My parents always offered to help, to fetch things for me or to pick me up in their van and take me wherever I needed to go, but I wanted to be independent. I wanted my life back, the one I’d had before. Sure it hadn’t been perfect, but at least I’d been able to do my own shopping and put clean sheets on my bed without running into every piece of furniture in my tiny bedroom and wanting to smash things in frustration.

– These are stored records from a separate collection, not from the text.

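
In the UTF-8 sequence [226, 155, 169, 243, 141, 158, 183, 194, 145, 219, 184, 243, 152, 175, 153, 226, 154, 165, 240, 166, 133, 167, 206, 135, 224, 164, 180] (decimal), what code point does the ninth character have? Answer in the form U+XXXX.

U+0934

Offset 0: leading byte 0xE2 = 11100010 → 3-byte char #1 = E2 9B A9.
Offset 3: leading byte 0xF3 = 11110011 → 4-byte char #2 = F3 8D 9E B7.
Offset 7: leading byte 0xC2 = 11000010 → 2-byte char #3 = C2 91.
Offset 9: leading byte 0xDB = 11011011 → 2-byte char #4 = DB B8.
Offset 11: leading byte 0xF3 = 11110011 → 4-byte char #5 = F3 98 AF 99.
Offset 15: leading byte 0xE2 = 11100010 → 3-byte char #6 = E2 9A A5.
Offset 18: leading byte 0xF0 = 11110000 → 4-byte char #7 = F0 A6 85 A7.
Offset 22: leading byte 0xCE = 11001110 → 2-byte char #8 = CE 87.
Offset 24: leading byte 0xE0 = 11100000 → 3-byte char #9 = E0 A4 B4.
Leading byte 0xE0 = 11100000 matches 1110xxxx → 3-byte sequence.
Byte 1: 0xE0 = 11100000, payload 0000 (4 bits).
Byte 2: 0xA4 = 10100100 (10xxxxxx ✓), payload 100100.
Byte 3: 0xB4 = 10110100 (10xxxxxx ✓), payload 110100.
Concatenate: 0000100100110100 = 0x934 (16 bits → U+0934).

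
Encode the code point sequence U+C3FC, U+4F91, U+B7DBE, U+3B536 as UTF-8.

U+C3FC: 3-byte form → EC 8F BC.
U+4F91: 3-byte form → E4 BE 91.
U+B7DBE: 4-byte form → F2 B7 B6 BE.
U+3B536: 4-byte form → F0 BB 94 B6.
Concatenated (14 bytes): EC 8F BC E4 BE 91 F2 B7 B6 BE F0 BB 94 B6.

EC 8F BC E4 BE 91 F2 B7 B6 BE F0 BB 94 B6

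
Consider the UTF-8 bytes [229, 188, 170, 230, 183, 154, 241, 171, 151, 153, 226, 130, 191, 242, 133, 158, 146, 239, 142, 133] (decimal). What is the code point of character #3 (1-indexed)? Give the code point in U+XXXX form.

Offset 0: leading byte 0xE5 = 11100101 → 3-byte char #1 = E5 BC AA.
Offset 3: leading byte 0xE6 = 11100110 → 3-byte char #2 = E6 B7 9A.
Offset 6: leading byte 0xF1 = 11110001 → 4-byte char #3 = F1 AB 97 99.
Leading byte 0xF1 = 11110001 matches 11110xxx → 4-byte sequence.
Byte 1: 0xF1 = 11110001, payload 001 (3 bits).
Byte 2: 0xAB = 10101011 (10xxxxxx ✓), payload 101011.
Byte 3: 0x97 = 10010111 (10xxxxxx ✓), payload 010111.
Byte 4: 0x99 = 10011001 (10xxxxxx ✓), payload 011001.
Concatenate: 001101011010111011001 = 0x6B5D9 (21 bits → U+6B5D9).

U+6B5D9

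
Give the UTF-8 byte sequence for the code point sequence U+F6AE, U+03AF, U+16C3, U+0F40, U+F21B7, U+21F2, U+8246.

U+F6AE: 3-byte form → EF 9A AE.
U+03AF: 2-byte form → CE AF.
U+16C3: 3-byte form → E1 9B 83.
U+0F40: 3-byte form → E0 BD 80.
U+F21B7: 4-byte form → F3 B2 86 B7.
U+21F2: 3-byte form → E2 87 B2.
U+8246: 3-byte form → E8 89 86.
Concatenated (21 bytes): EF 9A AE CE AF E1 9B 83 E0 BD 80 F3 B2 86 B7 E2 87 B2 E8 89 86.

EF 9A AE CE AF E1 9B 83 E0 BD 80 F3 B2 86 B7 E2 87 B2 E8 89 86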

On days when I’d felt particularly smashy, Jesse always seemed to sense it. He’d show up with pizza, turn on old episodes of Saturday Night Live, and sneakily make my bed or run down to the laundry in the basement when I wasn’t paying attention.
He was a lifeline, not just making things easier, but making me laugh too. Making me hope.
I’d needed hope so much.
There were days, right after the accident, when the pain of losing Claire and my sense of normalcy were enough to make me wish . . . bad things.
To wish I’d been the one in the driver’s seat instead of my best friend.
I’d felt so out of control—of my emotions, my life, everything.
I can’t go back to being out of control. I just can’t. Not right now. Not even for Claire.
I must keep moving forward and zero in on normal, no matter what Jesse and his soulful eyes and tender hands have to say about it.